Typical automation testing lends itself to regression, load and performance testing.      The main goal of automation testing is to increase the testing efficiency and ensure the quality of the software is at the high standards before release to the end-user.

Why Automate?     

 In today’s world business’s are coming up with constant improvements, enhancements to applications on a daily, weekly and monthly basis.With this in mind developers and QA engineers have their work cut out with ensuring the current system and new enhancements work as expected.

Imagine an update to the Amazon website were a user is able to buy an item now and pay for it later. The developer would have to implement this new feature and QA would have to ensure this feature works as expected with no deviation. On top of this QA would also need to ensure this change have not broken any parts of the existing system.

In my personal experience I have seen cases were changes similar to this could have around 20+ test cases just to check the feature works. However the regression suite of tests could be in excess of 1000 test cases! Yes I said 1000 test cases Amazon is a huge site.
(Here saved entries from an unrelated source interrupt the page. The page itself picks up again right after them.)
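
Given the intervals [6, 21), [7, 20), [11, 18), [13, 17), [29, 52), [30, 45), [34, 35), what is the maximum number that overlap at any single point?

4

At 13, 4 of the intervals are simultaneously active.
No point has more.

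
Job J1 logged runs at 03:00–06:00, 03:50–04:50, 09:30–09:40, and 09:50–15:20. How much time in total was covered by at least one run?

8 h 40 min

Merged: 03:00–06:00, 09:30–09:40, 09:50–15:20.
Lengths: 3 h + 10 min + 5 h 30 min = 8 h 40 min.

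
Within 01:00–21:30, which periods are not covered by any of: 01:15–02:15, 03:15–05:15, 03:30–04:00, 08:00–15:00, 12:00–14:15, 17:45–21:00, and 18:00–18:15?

The merged coverage is 01:15–02:15, 03:15–05:15, 08:00–15:00, 17:45–21:00.
Complement within 01:00–21:30: 01:00–01:15, 02:15–03:15, 05:15–08:00, 15:00–17:45, 21:00–21:30.

01:00–01:15, 02:15–03:15, 05:15–08:00, 15:00–17:45, 21:00–21:30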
Now imagine the team only has 3 QA resources to test 1020 tests in five days. That would mean each QA would have 340 tests to run in 5 days…meaning 68 tests per day. This would increase pressure on the QA team to deliver the completed suite of tests in the allotted time.

Due to the time constraints QA would probably not have enough time to conducted a personal favourite testing approach of mine “exploratory” testing. More on exploratory testing in another post. This is were automation testing comes into the mix.

Imagine those 1000 test cases some how could be automatically executed in less than 24hrs. How great would that be! Those 20+ tests would only require manual intervention. This would allow more time to explore the application as a whole to uncover defects that might have gone unnoticed.

The automation process would take care of the regression test execution then report back the results of the test run. This would give faster feedback as to the state of the AUT. Then the team can determine if the AUT is ready to be released in the wild.